Sunday, 31 October 2010

The joys of European regulation

One of the big surprises, when I started working out here in St Kitts and Nevis, was the discovery that how we manage our working time seems to be regulated by various provisions of the European Working Time Directive (EWTD). I had no idea that EU rules like this actually extended this far!

We first encountered the question of the EWTD when the draft contract for this project was sent out to us, for we immediately realised that as it stood, it was technically impossible to fulfil it. Each of us working on the project is expected to deliver 60 days of input to the project (including, I think, the days of travel at the beginning and end), but the contract only allowed for a working week of five days, and we had to complete the contract in the period October 2nd to December 20th - a period that includes just 58 working days (including travel time). To give ourselves more flexibility, therefore, we formally requested the consulting firm for which we are working to allow us to work a six-day week, and this was conceded. There was no way we were going to be allowed to work seven days in a week - and that's not because the EU particularly cares whether we go to church on a Sunday, but more that officially they don't want us to overwork.

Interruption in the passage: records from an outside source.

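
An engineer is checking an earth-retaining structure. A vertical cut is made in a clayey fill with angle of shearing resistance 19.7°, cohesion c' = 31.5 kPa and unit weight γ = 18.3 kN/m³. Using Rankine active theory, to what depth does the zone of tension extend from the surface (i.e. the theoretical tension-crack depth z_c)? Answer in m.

K_a = tan²(45° − 19.7°/2) = 0.4958; √K_a = 0.7041.
The active pressure is zero where K_a γ z = 2c√K_a, so z_c = 2c/(γ√K_a) = 2×31.5/(18.3×0.7041) = 4.889 m.

4.89 m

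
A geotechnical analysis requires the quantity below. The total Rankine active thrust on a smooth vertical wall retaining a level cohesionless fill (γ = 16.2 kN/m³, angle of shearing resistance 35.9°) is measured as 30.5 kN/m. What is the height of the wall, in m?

K_a = 0.2607. P_a = ½ K_a γ H² ⇒ H = √(2P_a/(K_a γ)).
H = √(2×30.5/(0.2607×16.2)) = 3.800 m.

3.80 m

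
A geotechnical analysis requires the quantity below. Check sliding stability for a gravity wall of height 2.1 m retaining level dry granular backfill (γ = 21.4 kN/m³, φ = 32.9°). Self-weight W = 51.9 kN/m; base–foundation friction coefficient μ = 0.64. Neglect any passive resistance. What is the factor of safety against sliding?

K_a = tan²(45° − 32.9°/2) = 0.2960.
P_a = ½K_aγH² = 0.5×0.2960×21.4×2.1² = 13.97 kN/m, acting at H/3 = 0.7000 m above the base.
FS_sliding = μW / P_a = 0.64×51.9 / 13.97 = 2.378.

2.38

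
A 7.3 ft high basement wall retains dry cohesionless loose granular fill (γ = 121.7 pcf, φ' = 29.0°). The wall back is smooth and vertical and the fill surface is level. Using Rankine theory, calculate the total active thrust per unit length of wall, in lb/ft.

K_a = tan²(45° − φ/2) = 0.3470.
P_a = ½ K_a γ H² = 0.5 × 0.3470 × 121.7 × 7.3² = 1125 lb/ft.

1130 lb/ft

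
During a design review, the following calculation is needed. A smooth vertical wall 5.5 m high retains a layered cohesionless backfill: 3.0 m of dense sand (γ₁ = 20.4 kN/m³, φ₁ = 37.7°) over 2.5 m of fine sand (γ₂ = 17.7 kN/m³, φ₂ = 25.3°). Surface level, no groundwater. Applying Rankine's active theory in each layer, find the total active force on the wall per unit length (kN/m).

K_a1 = tan²(45°−37.7°/2) = 0.2411; K_a2 = tan²(45°−25.3°/2) = 0.4012.
Layer 1: σ at base = K_a1 γ₁ h₁ = 14.75 kPa; P₁ = ½×14.75×3.0 = 22.13.
Layer 2: σ_v at top = γ₁h₁ = 61.20; σ_h top = K_a2×61.20 = 24.55; σ_h base = K_a2×(61.20+17.7×2.5) = 42.31.
P₂ = ½(24.55+42.31)×2.5 = 83.57. Total P_a = 22.13+83.57 = 105.7 kN/m.

106 kN/m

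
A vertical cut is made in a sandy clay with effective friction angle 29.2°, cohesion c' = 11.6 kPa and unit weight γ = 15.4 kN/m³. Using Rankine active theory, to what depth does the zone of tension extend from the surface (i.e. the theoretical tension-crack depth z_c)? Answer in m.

2.57 m

K_a = tan²(45° − 29.2°/2) = 0.3442; √K_a = 0.5867.
The active pressure is zero where K_a γ z = 2c√K_a, so z_c = 2c/(γ√K_a) = 2×11.6/(15.4×0.5867) = 2.568 m.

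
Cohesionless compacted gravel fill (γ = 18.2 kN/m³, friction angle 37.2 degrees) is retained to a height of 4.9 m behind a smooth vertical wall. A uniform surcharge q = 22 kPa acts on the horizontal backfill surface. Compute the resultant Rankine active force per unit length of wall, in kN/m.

K_a = tan²(45° − φ/2) = 0.2464.
Soil triangle: ½ K_a γ H² = 0.5×0.2464×18.2×4.9² = 53.84 kN/m.
Surcharge rectangle: K_a q H = 0.2464×22×4.9 = 26.56 kN/m.
Total = 53.84 + 26.56 = 80.40 kN/m.

80.4 kN/m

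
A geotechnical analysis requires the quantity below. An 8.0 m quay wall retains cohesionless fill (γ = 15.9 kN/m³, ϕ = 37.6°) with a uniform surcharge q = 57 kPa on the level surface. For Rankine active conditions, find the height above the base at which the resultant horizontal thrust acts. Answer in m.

K_a = 0.2421.
Triangular part P₁ = ½K_aγH² = 123.2 at H/3 = 2.667 m; rectangular part P₂ = K_a q H = 110.4 at H/2 = 4.000 m.
ȳ = (P₁·2.667 + P₂·4.000)/(P₁+P₂) = 3.297 m.

3.30 m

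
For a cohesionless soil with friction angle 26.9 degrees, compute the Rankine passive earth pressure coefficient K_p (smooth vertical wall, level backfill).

2.65

K_p = (1 + sin φ)/(1 − sin φ) = tan²(45° + 26.9°/2) = 2.653.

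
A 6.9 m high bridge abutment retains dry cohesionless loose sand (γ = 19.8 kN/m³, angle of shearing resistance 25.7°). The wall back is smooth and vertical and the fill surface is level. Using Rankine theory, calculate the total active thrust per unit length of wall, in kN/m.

K_a = tan²(45° − φ/2) = 0.3950.
P_a = ½ K_a γ H² = 0.5 × 0.3950 × 19.8 × 6.9² = 186.2 kN/m.

186 kN/m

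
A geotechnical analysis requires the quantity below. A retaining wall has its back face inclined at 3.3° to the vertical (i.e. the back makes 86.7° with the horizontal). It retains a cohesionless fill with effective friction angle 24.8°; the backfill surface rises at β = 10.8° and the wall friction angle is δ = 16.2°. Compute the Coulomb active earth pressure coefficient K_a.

0.462

K_a = sin²(α+φ) / [sin²α · sin(α−δ) · (1 + √{sin(φ+δ)sin(φ−β) / (sin(α−δ)sin(α+β))})²].
With α = 86.7°, φ = 24.8°, δ = 16.2°, β = 10.8°: K_a = 0.4621.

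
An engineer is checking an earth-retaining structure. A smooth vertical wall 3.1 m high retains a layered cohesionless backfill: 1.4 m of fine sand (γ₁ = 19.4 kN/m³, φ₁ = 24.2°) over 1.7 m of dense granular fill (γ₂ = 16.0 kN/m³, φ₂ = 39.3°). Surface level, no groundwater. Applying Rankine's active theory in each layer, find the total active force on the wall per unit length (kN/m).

K_a1 = tan²(45°−24.2°/2) = 0.4185; K_a2 = tan²(45°−39.3°/2) = 0.2245.
Layer 1: σ at base = K_a1 γ₁ h₁ = 11.37 kPa; P₁ = ½×11.37×1.4 = 7.957.
Layer 2: σ_v at top = γ₁h₁ = 27.16; σ_h top = K_a2×27.16 = 6.096; σ_h base = K_a2×(27.16+16.0×1.7) = 12.20.
P₂ = ½(6.096+12.20)×1.7 = 15.55. Total P_a = 7.957+15.55 = 23.51 kN/m.

23.5 kN/m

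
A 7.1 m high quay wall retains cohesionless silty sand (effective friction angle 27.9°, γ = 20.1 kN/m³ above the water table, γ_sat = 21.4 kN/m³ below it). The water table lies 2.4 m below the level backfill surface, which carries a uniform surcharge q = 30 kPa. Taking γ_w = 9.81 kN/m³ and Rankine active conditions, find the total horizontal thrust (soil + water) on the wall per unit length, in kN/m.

K_a = tan²(45° − φ/2) = 0.3625.
γ' = 21.4 − 9.81 = 11.59 kN/m³. h₂ = H − d_w = 4.7 m.
σ'_h: at surface K_a·q = 10.87; at WT K_a(q+γd_w) = 28.36; at base K_a(q+γd_w+γ'h₂) = 48.10 kPa.
P₁ = ½(10.87+28.36)×2.4 = 47.08; P₂ = ½(28.36+48.10)×4.7 = 179.7; P_w = ½γ_w h₂² = 108.4.
Total = 47.08+179.7+108.4 = 335.1 kN/m.

335 kN/m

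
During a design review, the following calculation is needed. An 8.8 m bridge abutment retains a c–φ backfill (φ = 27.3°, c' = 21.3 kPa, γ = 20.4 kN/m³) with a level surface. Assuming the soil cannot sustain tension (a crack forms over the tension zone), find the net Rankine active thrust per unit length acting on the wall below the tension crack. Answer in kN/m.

109 kN/m

K_a = 0.3711; √K_a = 0.6092.
Tension-crack depth z_c = 2c/(γ√K_a) = 2×21.3/(20.4×0.6092) = 3.428 m.
σ_a at base = K_a γ H − 2c√K_a = 0.3711×20.4×8.8 − 2×21.3×0.6092 = 40.67 kPa.
P_a = ½ × 40.67 × (H − z_c) = 0.5×40.67×5.372 = 109.3 kN/m.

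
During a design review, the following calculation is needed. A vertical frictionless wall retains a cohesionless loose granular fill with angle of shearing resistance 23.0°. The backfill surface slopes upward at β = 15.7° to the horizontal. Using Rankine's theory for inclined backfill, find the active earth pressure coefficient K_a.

0.527

K_a = cos β · (cos β − √(cos²β − cos²φ)) / (cos β + √(cos²β − cos²φ)).
cos β = 0.9627, cos φ = 0.9205, √(cos²β − cos²φ) = 0.2819.
K_a = 0.9627 × (0.9627 − 0.2819)/(0.9627 + 0.2819) = 0.5266.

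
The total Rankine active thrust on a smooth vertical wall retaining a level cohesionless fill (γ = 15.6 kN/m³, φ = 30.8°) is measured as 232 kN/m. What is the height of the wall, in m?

K_a = 0.3227. P_a = ½ K_a γ H² ⇒ H = √(2P_a/(K_a γ)).
H = √(2×232/(0.3227×15.6)) = 9.600 m.

9.60 m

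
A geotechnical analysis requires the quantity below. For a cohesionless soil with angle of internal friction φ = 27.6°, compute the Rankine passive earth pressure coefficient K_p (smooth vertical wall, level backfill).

K_p = (1 + sin φ)/(1 − sin φ) = tan²(45° + 27.6°/2) = 2.726.

2.73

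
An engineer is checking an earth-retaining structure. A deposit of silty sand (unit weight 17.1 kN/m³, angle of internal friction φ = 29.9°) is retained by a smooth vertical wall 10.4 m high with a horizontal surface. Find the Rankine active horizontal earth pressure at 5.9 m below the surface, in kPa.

K_a = (1 − sin φ)/(1 + sin φ) = 0.3347.
σ_h = K_a γ z = 0.3347 × 17.1 × 5.9 = 33.77 kPa.

33.8 kPa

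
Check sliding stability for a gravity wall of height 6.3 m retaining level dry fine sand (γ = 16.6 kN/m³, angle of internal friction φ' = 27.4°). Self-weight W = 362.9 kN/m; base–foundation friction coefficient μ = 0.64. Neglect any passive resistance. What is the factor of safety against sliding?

1.91

K_a = tan²(45° − 27.4°/2) = 0.3697.
P_a = ½K_aγH² = 0.5×0.3697×16.6×6.3² = 121.8 kN/m, acting at H/3 = 2.100 m above the base.
FS_sliding = μW / P_a = 0.64×362.9 / 121.8 = 1.907.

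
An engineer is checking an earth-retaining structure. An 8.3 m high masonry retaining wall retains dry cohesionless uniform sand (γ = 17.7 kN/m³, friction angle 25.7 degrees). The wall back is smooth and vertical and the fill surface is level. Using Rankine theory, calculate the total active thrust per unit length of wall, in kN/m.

K_a = tan²(45° − φ/2) = 0.3950.
P_a = ½ K_a γ H² = 0.5 × 0.3950 × 17.7 × 8.3² = 240.8 kN/m.

241 kN/m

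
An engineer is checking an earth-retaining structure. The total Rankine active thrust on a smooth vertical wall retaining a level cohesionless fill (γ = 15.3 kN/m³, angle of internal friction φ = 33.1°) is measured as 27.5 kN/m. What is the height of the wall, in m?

K_a = 0.2936. P_a = ½ K_a γ H² ⇒ H = √(2P_a/(K_a γ)).
H = √(2×27.5/(0.2936×15.3)) = 3.499 m.

3.50 m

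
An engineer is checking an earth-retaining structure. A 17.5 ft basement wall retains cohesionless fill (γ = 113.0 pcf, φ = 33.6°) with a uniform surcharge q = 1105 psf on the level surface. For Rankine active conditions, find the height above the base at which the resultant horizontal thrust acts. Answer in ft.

7.37 ft

K_a = 0.2875.
Triangular part P₁ = ½K_aγH² = 4975 at H/3 = 5.833 ft; rectangular part P₂ = K_a q H = 5560 at H/2 = 8.750 ft.
ȳ = (P₁·5.833 + P₂·8.750)/(P₁+P₂) = 7.373 ft.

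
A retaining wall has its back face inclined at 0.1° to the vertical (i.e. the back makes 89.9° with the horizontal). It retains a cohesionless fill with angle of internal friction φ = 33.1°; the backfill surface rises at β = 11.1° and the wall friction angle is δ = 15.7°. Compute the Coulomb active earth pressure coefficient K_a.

0.306

K_a = sin²(α+φ) / [sin²α · sin(α−δ) · (1 + √{sin(φ+δ)sin(φ−β) / (sin(α−δ)sin(α+β))})²].
With α = 89.9°, φ = 33.1°, δ = 15.7°, β = 11.1°: K_a = 0.3057.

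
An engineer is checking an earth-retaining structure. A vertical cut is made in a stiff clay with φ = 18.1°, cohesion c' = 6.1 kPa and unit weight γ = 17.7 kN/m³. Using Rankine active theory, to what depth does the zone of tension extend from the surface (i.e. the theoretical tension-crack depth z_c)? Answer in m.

K_a = tan²(45° − 18.1°/2) = 0.5259; √K_a = 0.7252.
The active pressure is zero where K_a γ z = 2c√K_a, so z_c = 2c/(γ√K_a) = 2×6.1/(17.7×0.7252) = 0.9504 m.

0.950 m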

Anyway, the concession allowing us a six day week brought us up to 68 possible working days within the period, but in practice, I doubt whether we take off more than half a day each week, especially when it's taken into account that our 'official' working day is only supposed to be seven hours. In our view, all this strict regulation of the 'input' we deliver to the project is pretty silly, though I realise that we have to fill in time sheets at some point to verify which days we were working, which we were not. But we aren't allowed to tell the truth, as we cannot claim for seven days in any given week (as far as I understand the rules).

Moreover, what really matters, surely, is not the detailed regulation of our inputs, but the outputs we deliver to our client, namely the Government of St Kitts and Nevis. Our terms of reference make no mention of how much we work, beyond noting the requirement for 60 days' input from each of us, but are more concerned with what we do. We are expected to deliver an analysis of the macroeconomic framework, some training workshops and a training manual by the end of the project, which we shall do. In order to achieve these goals, I fully expect that our 'input' will exceed the 60 days for which we are formally contracted, and I don't suppose anyone really cares how much we actually work. In a sense that's our problem, and we simply have to manage our time to deliver what is needed.

Formally, the consulting firm employing us will be able to claim, at the end, that the requirements of the EWTD have been met, quite simply because we shall not be allowed to claim for days that violate the rules - whether we worked extra days or not. Naturally, we realise that whatever we do we shall only be paid for a maximum of 60 days each, but it seems a little strange to be working within a set of rules, on the one hand, and with terms of reference on the other which, taken together, will force us into some mildly dishonest practices (i.e. working when we're not supposed to).

But that's the EU for you - good intentions and well meaning regulation, with unexpected side effects in situations like ours where we basically have to complete some specific tasks, and where the bottom line is that no one really cares how much we actually have to work to achieve that. And nor should they.